The number of input channels

Validated by:
field decoder: UNetR3DDecoderConfig [Required]#

The decoder configuration

Validated by:
field stages: list[UNetR3DStageConfig] [Required]#

The stage configurations

Validated by:
validator validate  »  all fields[source]#

Base method for validating the model after creation.

class vision_architectures.nets.unetr_3d_decoder.UNetR3DDecoder(config={}, checkpointing_level=0, **kwargs)[source]#

Bases: Module, PyTorchModelHubMixin

UNetR3DDecoder made using multiple conv and deconv blocks.

__init__(config={}, checkpointing_level=0, **kwargs)[source]#

Initialize the UNetR3DDecoder.

Parameters:
  • config (UNetR3DConfig) – An instance of the Config class that contains all the configuration parameters. It can also be passed as a dictionary and the instance will be created automatically.

  • checkpointing_level (int) – The level of checkpointing to use for activation checkpointing. Refer to ActivationCheckpointing for more details.

  • **kwargs – Additional keyword arguments for configuration.

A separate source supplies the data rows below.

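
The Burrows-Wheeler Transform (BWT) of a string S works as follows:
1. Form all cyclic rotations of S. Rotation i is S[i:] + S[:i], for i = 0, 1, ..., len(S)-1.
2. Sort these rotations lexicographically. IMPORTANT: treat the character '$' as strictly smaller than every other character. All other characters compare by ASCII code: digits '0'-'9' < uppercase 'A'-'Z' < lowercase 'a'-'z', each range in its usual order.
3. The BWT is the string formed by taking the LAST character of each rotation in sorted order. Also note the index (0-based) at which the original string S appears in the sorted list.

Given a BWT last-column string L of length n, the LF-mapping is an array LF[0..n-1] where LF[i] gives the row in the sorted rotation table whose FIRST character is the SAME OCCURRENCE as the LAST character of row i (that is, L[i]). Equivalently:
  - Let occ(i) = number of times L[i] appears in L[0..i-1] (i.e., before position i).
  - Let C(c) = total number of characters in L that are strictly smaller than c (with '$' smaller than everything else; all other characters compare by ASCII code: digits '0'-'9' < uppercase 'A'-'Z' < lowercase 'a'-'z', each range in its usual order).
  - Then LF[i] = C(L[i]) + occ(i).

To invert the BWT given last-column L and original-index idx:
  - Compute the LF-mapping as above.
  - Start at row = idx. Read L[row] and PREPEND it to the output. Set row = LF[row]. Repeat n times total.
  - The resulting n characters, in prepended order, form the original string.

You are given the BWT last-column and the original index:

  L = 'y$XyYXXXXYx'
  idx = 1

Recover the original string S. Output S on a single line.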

forward(embeddings, scan)[source]#

Process the multi-scale input embeddings and scan datapoint.

Parameters:
  • embeddings – Tensor of shape (B, C, Z, Y, X) or (B, Z, Y, X, C) representing the input features.

  • scan – Tensor of shape (B, C, Z, Y, X) or (B, Z, Y, X, C) representing the input features.

Return type:

Tensor

Returns:

Tensor of shape (B, C, Z, Y, X) or (B, Z, Y, X, C) representing the output features.

static soft_dice_loss_fn(prediction, target, reduction='mean', ignore_index=-100, smooth=1e-05)[source]#

Both prediction and target should be of the form (batch_size, num_classes, depth, width, height).

prediction: probability scores for each class target: should be binary masks.

static cross_entropy_loss_fn(prediction, target, reduction='mean', ignore_index=-100, smooth=1e-05)[source]#

Both prediction and target should be of the form (batch_size, num_classes, depth, width, height).

prediction: probability scores for each class target: should be binary masks.

static loss_fn(prediction, target, reduction='mean', weight_dsc=1.0, weight_ce=1.0, ignore_index=-100, smooth=1e-05, return_components=False)[source]#

Both prediction and target should be of the form (batch_size, num_classes, depth, width, height).

prediction: probability scores for each class target: should be binary masks.